King Bully Boy and his court of fools. They aren't working for America. They're working for King Bully Boy. They're loyalties aren't with the public, aren't with the Constitution, the Bill of Rights or any belief, written or not, that speaks to the higher nature of what our nation is supposed to aspire to.
[. . .]
What's going on in the oval office needs to be called out by people in their own voices, in their own way of speaking. Not to call it out is far more dangerous and destructive than to use what someone feels are the "wrong words." We need to be discussing this, all of us, because if we don't, if we stay silent, we're saying it's okay and we're turning our backs on what we are supposed to believe in.When you do that, you destroy your own character as well as the nation's character.

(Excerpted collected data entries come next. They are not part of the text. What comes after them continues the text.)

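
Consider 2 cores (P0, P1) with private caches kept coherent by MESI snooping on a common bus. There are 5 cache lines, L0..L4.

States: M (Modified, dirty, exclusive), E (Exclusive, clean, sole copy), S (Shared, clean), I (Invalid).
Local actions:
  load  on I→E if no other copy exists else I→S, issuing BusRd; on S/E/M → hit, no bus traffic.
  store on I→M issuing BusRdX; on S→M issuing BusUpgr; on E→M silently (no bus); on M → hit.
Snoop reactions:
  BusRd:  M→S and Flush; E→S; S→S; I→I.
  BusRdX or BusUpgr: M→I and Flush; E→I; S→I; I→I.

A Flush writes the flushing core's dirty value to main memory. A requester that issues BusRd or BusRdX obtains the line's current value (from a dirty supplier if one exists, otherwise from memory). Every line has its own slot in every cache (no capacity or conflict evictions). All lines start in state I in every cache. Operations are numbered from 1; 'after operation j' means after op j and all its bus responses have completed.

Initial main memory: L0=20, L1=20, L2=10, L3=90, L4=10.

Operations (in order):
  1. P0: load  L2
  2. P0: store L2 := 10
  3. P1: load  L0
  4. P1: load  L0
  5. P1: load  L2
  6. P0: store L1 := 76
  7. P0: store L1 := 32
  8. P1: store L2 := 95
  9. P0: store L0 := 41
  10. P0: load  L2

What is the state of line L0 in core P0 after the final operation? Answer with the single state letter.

state = M

[1] P0: load  L2 | P0:E(10), P1:I | bus: BusRd
[2] P0: store L2 := 10 | P0:M(10), P1:I | bus: none
[3] P1: load  L0 | P0:I, P1:E(20) | bus: BusRd
[4] P1: load  L0 | P0:I, P1:E(20) | bus: none
[5] P1: load  L2 | P0:S(10), P1:S(10) | bus: BusRd,Flush
[6] P0: store L1 := 76 | P0:M(76), P1:I | bus: BusRdX
[7] P0: store L1 := 32 | P0:M(32), P1:I | bus: none
[8] P1: store L2 := 95 | P0:I, P1:M(95) | bus: BusUpgr
[9] P0: store L0 := 41 | P0:M(41), P1:I | bus: BusRdX
[10] P0: load  L2 | P0:S(95), P1:S(95) | bus: BusRd,Flush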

At The Third Estate Sunday Review, we did an editorial that opened with this:

"We are all the outlaws in the eyes of America."
That's the opening line to Jefferson Airplane's "We Can Be Together." That's also what the Bully Boy appears to see when he looks out on the nation.

And C.I.'s been all over this topic.

This is serious and so for today's Jot, this is what I want people to focus on. I'll be posting this week but it may not be every day due to the holidays.